Nikolina Lauc of GlycanAge discussed the company's aging clock based on measures of changing glycan levels. Glycosylation is a posttranslational modification that produces glycans. Immunoglobulin G glycans are among those that change significantly with age. Few labs work with glycans, but this group has at this point generated more than 160,000 glycomes from human samples. Interestingly, glycan changes can indicate early signs of later chronic disease up to a decade in advance for many conditions, including hypertension and autoimmune conditions. The GlycanAge clock compares well with the best epigenetic clocks in predication power for mortality, but the accelerations are different for age measured by glycans versus age measured by epigenetic changes. A few interesting differences are noted: GlycanAge shows that metformin has no effect on aging, while professional athletes have poor GlycanAge measures in comparison to those who undertake only moderate exercise.

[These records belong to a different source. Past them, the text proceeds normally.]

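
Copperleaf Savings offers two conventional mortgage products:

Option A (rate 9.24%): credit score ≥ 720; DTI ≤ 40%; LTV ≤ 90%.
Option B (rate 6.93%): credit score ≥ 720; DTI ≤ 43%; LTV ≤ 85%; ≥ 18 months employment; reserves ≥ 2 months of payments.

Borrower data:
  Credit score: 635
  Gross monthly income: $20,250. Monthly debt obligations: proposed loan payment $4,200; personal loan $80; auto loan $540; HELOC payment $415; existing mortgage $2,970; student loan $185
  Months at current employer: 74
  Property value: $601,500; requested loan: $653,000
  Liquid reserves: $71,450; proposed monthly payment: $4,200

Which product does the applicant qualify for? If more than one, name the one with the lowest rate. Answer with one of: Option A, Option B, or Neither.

Total debts = (4,200 + 80 + 540 + 415 + 2,970 + 185) = 8,390; DTI = 8,390/20,250 = 41.4%.
LTV = 653,000/601,500 = 108.6%.
Reserves = 71,450/4,200 = 17.0 months.
Option A: score 635 < 720; DTI 41.4% > 40%; LTV 108.6% > 90% → does not qualify.
Option B: score 635 < 720; DTI 41.4% ≤ 43%; LTV 108.6% > 85%; employment 74 ≥ 18 mo; reserves 17.0 ≥ 2 mo → does not qualify.

Neither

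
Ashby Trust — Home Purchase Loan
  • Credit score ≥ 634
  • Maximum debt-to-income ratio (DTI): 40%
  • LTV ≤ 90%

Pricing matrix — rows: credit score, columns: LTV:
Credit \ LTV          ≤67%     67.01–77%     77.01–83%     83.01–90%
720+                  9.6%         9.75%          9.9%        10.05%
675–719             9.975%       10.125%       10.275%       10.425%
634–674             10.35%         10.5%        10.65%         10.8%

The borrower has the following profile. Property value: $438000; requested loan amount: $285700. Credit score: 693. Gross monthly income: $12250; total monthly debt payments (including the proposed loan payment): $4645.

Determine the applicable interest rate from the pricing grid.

9.975%

Credit score 693 ≥ 634; DTI: 4,645 ÷ 12,250 = 37.9%, within the 40% cap
Loan-to-value = 285,700/438,000 = 65.2% — pass (90% max)
Credit 693 → row 675–719; LTV 65.2% → column ≤67%. Grid cell → 9.975%.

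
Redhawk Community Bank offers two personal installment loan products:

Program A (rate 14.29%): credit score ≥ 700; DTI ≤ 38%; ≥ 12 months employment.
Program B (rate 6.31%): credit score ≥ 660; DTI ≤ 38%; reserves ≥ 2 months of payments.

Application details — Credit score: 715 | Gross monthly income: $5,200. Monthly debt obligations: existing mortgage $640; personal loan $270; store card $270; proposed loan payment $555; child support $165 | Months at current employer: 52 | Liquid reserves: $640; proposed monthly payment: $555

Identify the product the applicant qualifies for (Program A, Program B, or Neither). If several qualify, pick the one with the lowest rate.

Program A

Total debts = (640 + 270 + 270 + 555 + 165) = 1,900; DTI = 1,900/5,200 = 36.5%.
Reserves = 640/555 = 1.2 months.
Program A: score 715 ≥ 700; DTI 36.5% ≤ 38%; employment 52 ≥ 12 mo → qualifies.
Program B: score 715 ≥ 660; DTI 36.5% ≤ 38%; reserves 1.2 < 2 mo → does not qualify.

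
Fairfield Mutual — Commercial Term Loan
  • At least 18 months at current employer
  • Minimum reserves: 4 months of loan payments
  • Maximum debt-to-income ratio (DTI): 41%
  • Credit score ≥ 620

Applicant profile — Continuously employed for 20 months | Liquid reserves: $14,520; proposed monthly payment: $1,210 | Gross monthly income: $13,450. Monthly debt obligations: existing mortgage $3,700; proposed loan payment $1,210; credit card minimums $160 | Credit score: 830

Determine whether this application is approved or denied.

Approved

Employment 20 ≥ 18 months
Reserves = 14,520/1,210 = 12.0 months ≥ 4
Total monthly debts = (3,700 + 1,210 + 160) = 5,070. DTI = 5,070/13,450 = 37.7% ≤ 41%
Credit score 830 ≥ 620 (meets)
All criteria satisfied.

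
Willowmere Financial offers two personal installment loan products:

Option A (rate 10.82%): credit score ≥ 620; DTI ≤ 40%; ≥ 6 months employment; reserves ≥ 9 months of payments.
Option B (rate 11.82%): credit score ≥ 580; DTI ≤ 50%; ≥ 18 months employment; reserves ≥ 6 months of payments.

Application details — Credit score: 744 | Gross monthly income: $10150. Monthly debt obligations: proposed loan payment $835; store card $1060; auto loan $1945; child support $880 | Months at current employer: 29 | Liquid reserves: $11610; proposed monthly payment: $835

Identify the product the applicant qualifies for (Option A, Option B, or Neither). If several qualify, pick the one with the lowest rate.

Total debts = (835 + 1,060 + 1,945 + 880) = 4,720; DTI = 4,720/10,150 = 46.5%.
Reserves = 11,610/835 = 13.9 months.
Option A: score 744 ≥ 620; DTI 46.5% > 40%; employment 29 ≥ 6 mo; reserves 13.9 ≥ 9 mo → does not qualify.
Option B: score 744 ≥ 580; DTI 46.5% ≤ 50%; employment 29 ≥ 18 mo; reserves 13.9 ≥ 6 mo → qualifies.

Option B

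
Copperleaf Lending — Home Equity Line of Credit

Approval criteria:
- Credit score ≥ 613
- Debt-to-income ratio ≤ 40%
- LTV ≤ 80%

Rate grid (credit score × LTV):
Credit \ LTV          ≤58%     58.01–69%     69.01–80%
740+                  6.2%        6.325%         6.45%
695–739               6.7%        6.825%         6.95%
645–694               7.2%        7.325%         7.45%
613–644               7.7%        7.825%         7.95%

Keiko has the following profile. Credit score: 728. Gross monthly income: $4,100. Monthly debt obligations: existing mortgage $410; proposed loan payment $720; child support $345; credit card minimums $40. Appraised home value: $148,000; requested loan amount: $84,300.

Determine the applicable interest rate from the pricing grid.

Credit score 728 ≥ 613; Total monthly debts = (410 + 720 + 345 + 40) = 1,515. DTI: 1,515 ÷ 4,100 = 37%, within the 40% cap
LTV = 84,300/148,000 = 57% ≤ 80%
Row: 728 falls in 695–739. Column: 57% falls in ≤58%. Rate = 6.7%.

6.7%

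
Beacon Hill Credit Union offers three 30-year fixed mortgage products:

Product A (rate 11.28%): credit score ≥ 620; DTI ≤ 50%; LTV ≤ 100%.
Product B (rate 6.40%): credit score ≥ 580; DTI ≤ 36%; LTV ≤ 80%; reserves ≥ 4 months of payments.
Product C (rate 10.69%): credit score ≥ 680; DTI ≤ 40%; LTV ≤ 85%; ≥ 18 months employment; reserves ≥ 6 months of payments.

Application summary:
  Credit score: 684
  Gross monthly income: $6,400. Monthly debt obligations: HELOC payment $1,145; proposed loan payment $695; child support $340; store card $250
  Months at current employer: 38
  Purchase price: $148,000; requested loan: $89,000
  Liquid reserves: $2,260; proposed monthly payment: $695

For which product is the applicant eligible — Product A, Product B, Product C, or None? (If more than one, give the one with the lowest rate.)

Total debts = (1,145 + 695 + 340 + 250) = 2,430; DTI = 2,430/6,400 = 38%.
LTV = 89,000/148,000 = 60.1%.
Reserves = 2,260/695 = 3.3 months.
Product A: score 684 ≥ 620; DTI 38% ≤ 50%; LTV 60.1% ≤ 100% → qualifies.
Product B: score 684 ≥ 580; DTI 38% > 36%; LTV 60.1% ≤ 80%; reserves 3.3 < 4 mo → does not qualify.
Product C: score 684 ≥ 680; DTI 38% ≤ 40%; LTV 60.1% ≤ 85%; employment 38 ≥ 18 mo; reserves 3.3 < 6 mo → does not qualify.

Product A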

Sophie Chabloz of AVEA presented on their development of a collegen precursor for skin aging. This has all of the slick marketing appearance of a very standard skin anti-aging company at the less reputable end of the industry, but they do at least have an interesting scientific program under all of that cover. After noting the existing industry strategies for adding collagen to skin and diet, and the drawbacks, Chabloz discussed the company's development program. Work started in in C. elegans before moving to cell models of skin. The company has tested their collagen precursor in combination with alpha-ketoglutarate in C. elegans, showing a modest extension of life span.

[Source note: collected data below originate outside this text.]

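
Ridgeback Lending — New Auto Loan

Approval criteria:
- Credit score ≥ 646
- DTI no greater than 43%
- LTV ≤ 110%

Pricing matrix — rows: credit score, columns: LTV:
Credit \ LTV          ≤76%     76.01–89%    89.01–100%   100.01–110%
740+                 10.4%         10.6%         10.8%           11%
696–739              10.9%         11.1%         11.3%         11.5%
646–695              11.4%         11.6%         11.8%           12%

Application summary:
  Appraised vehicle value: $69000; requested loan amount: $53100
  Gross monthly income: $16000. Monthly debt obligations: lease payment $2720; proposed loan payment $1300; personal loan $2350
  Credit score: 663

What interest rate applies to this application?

Credit score 663 ≥ 646; Total monthly debts = (2,720 + 1,300 + 2,350) = 6,370. Debt-to-income = 6,370/16,000 = 39.8% — meets 43% limit
LTV: 53,100 ÷ 69,000 = 77%, within 110% cap
Score 663 is in the 646–695 band; LTV 77% is in the 76.01–89% band → 11.6%.

11.6%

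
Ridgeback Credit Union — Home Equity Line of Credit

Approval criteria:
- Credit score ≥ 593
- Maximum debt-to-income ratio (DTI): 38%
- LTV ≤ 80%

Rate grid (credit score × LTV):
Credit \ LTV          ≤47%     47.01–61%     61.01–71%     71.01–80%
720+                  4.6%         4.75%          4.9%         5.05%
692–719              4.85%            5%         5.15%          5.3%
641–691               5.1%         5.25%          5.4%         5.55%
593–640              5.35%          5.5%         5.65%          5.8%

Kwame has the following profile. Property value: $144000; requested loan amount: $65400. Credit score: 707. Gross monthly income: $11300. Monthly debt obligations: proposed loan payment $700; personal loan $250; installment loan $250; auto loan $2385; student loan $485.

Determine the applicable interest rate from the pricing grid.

4.85%

Credit score 707 ≥ 593; Total monthly debts = (700 + 250 + 250 + 2,385 + 485) = 4,070. DTI: 4,070 ÷ 11,300 = 36%, within the 38% cap
Loan-to-value = 65,400/144,000 = 45.4% — pass (80% max)
Score 707 is in the 692–719 band; LTV 45.4% is in the ≤47% band → 4.85%.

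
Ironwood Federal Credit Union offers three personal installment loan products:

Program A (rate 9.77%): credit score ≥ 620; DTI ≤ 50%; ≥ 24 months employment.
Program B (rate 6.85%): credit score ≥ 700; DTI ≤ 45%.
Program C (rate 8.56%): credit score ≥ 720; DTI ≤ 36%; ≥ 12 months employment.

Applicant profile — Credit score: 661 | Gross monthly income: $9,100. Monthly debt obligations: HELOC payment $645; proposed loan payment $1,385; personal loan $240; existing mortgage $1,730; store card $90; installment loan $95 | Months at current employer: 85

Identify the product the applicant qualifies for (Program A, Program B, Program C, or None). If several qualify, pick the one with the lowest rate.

Program A

Total debts = (645 + 1,385 + 240 + 1,730 + 90 + 95) = 4,185; DTI = 4,185/9,100 = 46%.
Program A: score 661 ≥ 620; DTI 46% ≤ 50%; employment 85 ≥ 24 mo → qualifies.
Program B: score 661 < 700; DTI 46% > 45% → does not qualify.
Program C: score 661 < 720; DTI 46% > 36%; employment 85 ≥ 12 mo → does not qualify.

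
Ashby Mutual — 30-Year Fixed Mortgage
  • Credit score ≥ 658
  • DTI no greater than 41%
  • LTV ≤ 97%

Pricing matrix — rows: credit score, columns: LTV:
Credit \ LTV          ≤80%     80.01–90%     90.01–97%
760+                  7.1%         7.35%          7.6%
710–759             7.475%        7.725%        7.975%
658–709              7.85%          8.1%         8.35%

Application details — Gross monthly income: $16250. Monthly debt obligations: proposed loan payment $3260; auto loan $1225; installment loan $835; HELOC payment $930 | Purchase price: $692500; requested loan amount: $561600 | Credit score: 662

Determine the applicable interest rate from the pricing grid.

8.1%

Credit score 662 ≥ 658; Total monthly debts = (3,260 + 1,225 + 835 + 930) = 6,250. Debt-to-income = 6,250/16,250 = 38.5% — meets 41% limit
Loan-to-value = 561,600/692,500 = 81.1% — pass (97% max)
Row: 662 falls in 658–709. Column: 81.1% falls in 80.01–90%. Rate = 8.1%.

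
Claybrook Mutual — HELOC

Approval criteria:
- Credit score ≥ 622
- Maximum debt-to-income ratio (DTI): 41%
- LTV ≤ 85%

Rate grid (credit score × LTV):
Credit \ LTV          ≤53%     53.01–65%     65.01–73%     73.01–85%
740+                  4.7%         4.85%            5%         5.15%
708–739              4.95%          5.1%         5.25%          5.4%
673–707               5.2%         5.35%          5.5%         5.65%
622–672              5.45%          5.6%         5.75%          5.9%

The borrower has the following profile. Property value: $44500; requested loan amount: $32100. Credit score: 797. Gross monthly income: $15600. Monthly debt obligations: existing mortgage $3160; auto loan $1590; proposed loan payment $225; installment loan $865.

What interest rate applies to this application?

Credit score 797 ≥ 622; Total monthly debts = (3,160 + 1,590 + 225 + 865) = 5,840. DTI: 5,840 ÷ 15,600 = 37.4%, within the 41% cap
LTV = 32,100/44,500 = 72.1% ≤ 85%
Row: 797 falls in 740+. Column: 72.1% falls in 65.01–73%. Rate = 5%.

5%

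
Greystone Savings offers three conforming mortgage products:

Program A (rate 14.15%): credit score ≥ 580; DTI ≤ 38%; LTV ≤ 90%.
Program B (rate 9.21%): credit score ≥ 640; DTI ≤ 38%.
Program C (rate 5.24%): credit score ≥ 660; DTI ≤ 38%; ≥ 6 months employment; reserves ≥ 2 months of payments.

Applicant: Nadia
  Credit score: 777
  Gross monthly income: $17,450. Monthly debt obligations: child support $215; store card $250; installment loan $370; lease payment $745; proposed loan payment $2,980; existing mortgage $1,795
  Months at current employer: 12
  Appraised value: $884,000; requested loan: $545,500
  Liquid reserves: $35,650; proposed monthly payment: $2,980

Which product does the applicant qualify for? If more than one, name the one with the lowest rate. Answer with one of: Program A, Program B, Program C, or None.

Total debts = (215 + 250 + 370 + 745 + 2,980 + 1,795) = 6,355; DTI = 6,355/17,450 = 36.4%.
LTV = 545,500/884,000 = 61.7%.
Reserves = 35,650/2,980 = 12.0 months.
Program A: score 777 ≥ 580; DTI 36.4% ≤ 38%; LTV 61.7% ≤ 90% → qualifies.
Program B: score 777 ≥ 640; DTI 36.4% ≤ 38% → qualifies.
Program C: score 777 ≥ 660; DTI 36.4% ≤ 38%; employment 12 ≥ 6 mo; reserves 12.0 ≥ 2 mo → qualifies.
Qualifying: Program A, Program B, Program C. Lowest rate is 5.24% → Program C.

Program C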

The last panel of the conference was led by Nina Ruge, a science journalist and author. I was on that panel with (in no particular order) Eric Verdin of the Buck Institute, Brian Kennedy of the National University of Singapore, and Phil Newman of Longevity.Technology. We talked about longevity clinics and what they can offer to the industry; to my mind the most interesting thing that clinics can do for us all is to free up their data and help organize clinical trials. Ruge asked us our opinions on the most interesting part of the industry, and we all had radically different answers on that topic, just as we differed on where we would invest funds for the best outcome, given the power to do so. It is characteristic of the aging and longevity field that almost everyone is in their own group of one when it comes to what the next steps should be.

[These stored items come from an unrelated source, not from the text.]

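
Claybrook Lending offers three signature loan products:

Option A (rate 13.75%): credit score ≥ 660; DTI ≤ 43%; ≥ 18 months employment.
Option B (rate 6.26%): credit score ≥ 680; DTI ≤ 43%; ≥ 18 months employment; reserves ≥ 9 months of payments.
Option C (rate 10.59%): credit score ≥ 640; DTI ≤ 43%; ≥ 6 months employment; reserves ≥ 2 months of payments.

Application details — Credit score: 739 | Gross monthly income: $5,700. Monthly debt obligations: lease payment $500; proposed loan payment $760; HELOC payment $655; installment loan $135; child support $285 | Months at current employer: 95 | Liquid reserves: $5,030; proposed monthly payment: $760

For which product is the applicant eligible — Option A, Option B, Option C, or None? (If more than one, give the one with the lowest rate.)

Option C

Total debts = (500 + 760 + 655 + 135 + 285) = 2,335; DTI = 2,335/5,700 = 41%.
Reserves = 5,030/760 = 6.6 months.
Option A: score 739 ≥ 660; DTI 41% ≤ 43%; employment 95 ≥ 18 mo → qualifies.
Option B: score 739 ≥ 680; DTI 41% ≤ 43%; employment 95 ≥ 18 mo; reserves 6.6 < 9 mo → does not qualify.
Option C: score 739 ≥ 640; DTI 41% ≤ 43%; employment 95 ≥ 6 mo; reserves 6.6 ≥ 2 mo → qualifies.
Qualifying: Option A, Option C. Lowest rate is 10.59% → Option C.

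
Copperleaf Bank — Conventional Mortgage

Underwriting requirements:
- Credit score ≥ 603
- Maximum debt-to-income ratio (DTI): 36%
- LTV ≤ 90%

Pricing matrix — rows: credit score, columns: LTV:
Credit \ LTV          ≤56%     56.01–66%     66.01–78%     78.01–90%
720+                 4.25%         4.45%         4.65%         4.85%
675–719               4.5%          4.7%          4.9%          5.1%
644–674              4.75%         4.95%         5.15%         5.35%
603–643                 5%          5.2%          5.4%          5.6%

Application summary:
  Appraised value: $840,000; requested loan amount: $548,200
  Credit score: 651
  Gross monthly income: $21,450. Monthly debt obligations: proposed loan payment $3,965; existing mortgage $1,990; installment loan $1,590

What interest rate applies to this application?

4.95%

Credit score 651 ≥ 603; Total monthly debts = (3,965 + 1,990 + 1,590) = 7,545. DTI: 7,545 ÷ 21,450 = 35.2%, within the 36% cap
LTV: 548,200 ÷ 840,000 = 65.3%, within 90% cap
Score 651 is in the 644–674 band; LTV 65.3% is in the 56.01–66% band → 4.95%.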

It remains to be seen as to when the next conference in this series will be held - probably in 2026. I recommend attending. This remains an event at the core of the longevity industry. Many of the most interesting presenting founders and attendees have been involved in some way since the start of this great endeavor. Many of the presentations offered a strong identification with the Strategies for Engineered Negligible Senescence (SENS) viewpoint of aging as accumulated cell and tissue damage, and thus damage repair is the way to treat aging. Consider adding the next Rejuvenation Startup Summit to your calendar when it is announced.